You can buy almost anything on the Internet: uranium ore, wolf urine, a levitating hover scooter. But you can't buy a car straight from the factory. Go to the Web site of Ford or Honda or any other major automaker, and they will send you to your local dealer to conduct anything resembling an actual transaction.
It isn’t an accident. Rather, it is the result of hard-fought efforts by auto dealers to maintain, through state laws, their exclusive role as the place where one can buy a new automobile. Direct sale of autos by manufacturers is against the law in nearly every state, and there's a range of related state laws governing auto dealers’ ability to enter or exit a market. In other words, the model that Dell developed for selling personal computers — enter your exact specifications online, and the computer will be built to order and delivered to your door — is illegal in most states for automobiles. (For a rundown on the structure of the auto industry, check out this paper from Justice Department antitrust economist Gerald R. Bodisch).
Enter Tesla. The maker of innovative electric cars is hoping to be equally innovative in how it sells them. It wants something that closely resembles the Dell model to apply to its popular “Model S” sedan. The company is pushing the Texas legislature to change its own law to make it legal to sell Teslas there directly.
But North Carolina isn’t having it: Last week, a state Senate committee unanimously approved a bill to make the direct sale of autos in the state illegal.
What’s going on here is a battle of raw political power at the state level against the forces of markets. When automakers were first getting going in the middle of the last century, it made sense for them to focus on making cars while letting dealers across the country worry about building showrooms, managing inventory, offering test drives and negotiating with buyers.
Auto dealers also had all the ingredients to become a powerful lobby, particularly in state politics. There are a lot of them; they have millions of dollars at stake in the laws governing car sale; and thus they have the ability and inclination to rub elbows with — and make campaign donations to — state lawmakers. And they have used that influence, with remarkable effectiveness, to slow any efforts to squeeze them out of the vehicle supply chain.
The auto dealers’ argument for exclusivity isn't terribly persuasive. It’s about protecting consumers, they argue, who need to have a licensed dealer around to fix their car if it is a lemon or hold their hand through the purchase process. (Whether the car dealer’s other hand is simultaneously lifting the buyer’s wallet in the form of add-on fees is a different matter)
They present themselves as wholesome, heart-of-the-community types. Here’s the message from John Zwiacher, chairman of the Texas Auto Dealers Association, on the group’s Web site: “In addition to providing essential transportation, Texas dealers employ over 75,000 employees with an annual payroll of $4.0 billion and are a $3.0 billion dollar annual revenue source for our state budget.Texas dealers serve as community volunteers and leaders in every capacity and are essential to the daily lives of every Texan.”
The North Carolina dealers’ association has said much the same: “You tell me they’re gonna support the little leagues and the YMCA?” Robert Glaser, president of the North Carolina Automotive Dealers Association, said in reference to Tesla's strategy, according to the News and Observer.
Those are the kinds of arguments that give the lie to what’s really going on here.
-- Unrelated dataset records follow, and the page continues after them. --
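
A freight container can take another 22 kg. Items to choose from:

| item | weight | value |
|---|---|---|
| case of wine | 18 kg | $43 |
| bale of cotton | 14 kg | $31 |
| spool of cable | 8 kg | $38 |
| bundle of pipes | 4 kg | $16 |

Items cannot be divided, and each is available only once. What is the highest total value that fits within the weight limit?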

Regulations to keep auto dealers from being squeezed out by the automakers are a way of ensuring that a chunk of the automobile supply chain stays in the places where cars are purchased — in the form of salaries for the dealers’ employees, profits for the dealers and financial support for local politicians and various local charities.
It’s understandable that those rationales would appeal to politicians, but they are deeply contrary to the idea of free markets. After all, a generation ago, each city had numerous locally owned department stores that occupied prime downtown real estate, paid their employees decent wages, gave generously to local charities, politicians and chambers of commerce, and were generally good corporate citizens. One by one, they went bankrupt or got bought out. Now there are only a few national department store chains, and much of the share of retail sales that once went to local department stores now goes to big-box chains like Target or online retailers like Amazon.
Essentially, the auto dealers are using their political connections and their legacy of benefiting from regulation to fight the tide of the past several decades, which has been toward leaner, nationally run retail. They have some company: The funeral industry has lobbied to prevent Costco from selling coffins (you can only buy them there in 37 states), and tightly regulated liquor wholesalers in most of the country have maintained their grip on distribution of alcohol.
It’s easy imagine in what direction the auto industry would go if regulations were lifted: Dealers would sit in indoor showrooms much smaller than current car lots, with only a few cars and trucks for customers to see and test drive. Then, when you made a purchase decision, you would enter your preferences for color, finish and features. Your new car would be delivered a couple of weeks later. The dealer would get a smaller slice of the economic pie but also wouldn’t have to pay for a multi-acre lot or keep millions of dollars in car inventory. Prices would be a bit lower, as all that savings in land, inventory and employee salaries would eventually get passed on to consumers. The dealers would be leaner and less profitable -- and would probably have less money or inclination to support state legislators looking for campaign funds.
No wonder the thought makes politicians nervous.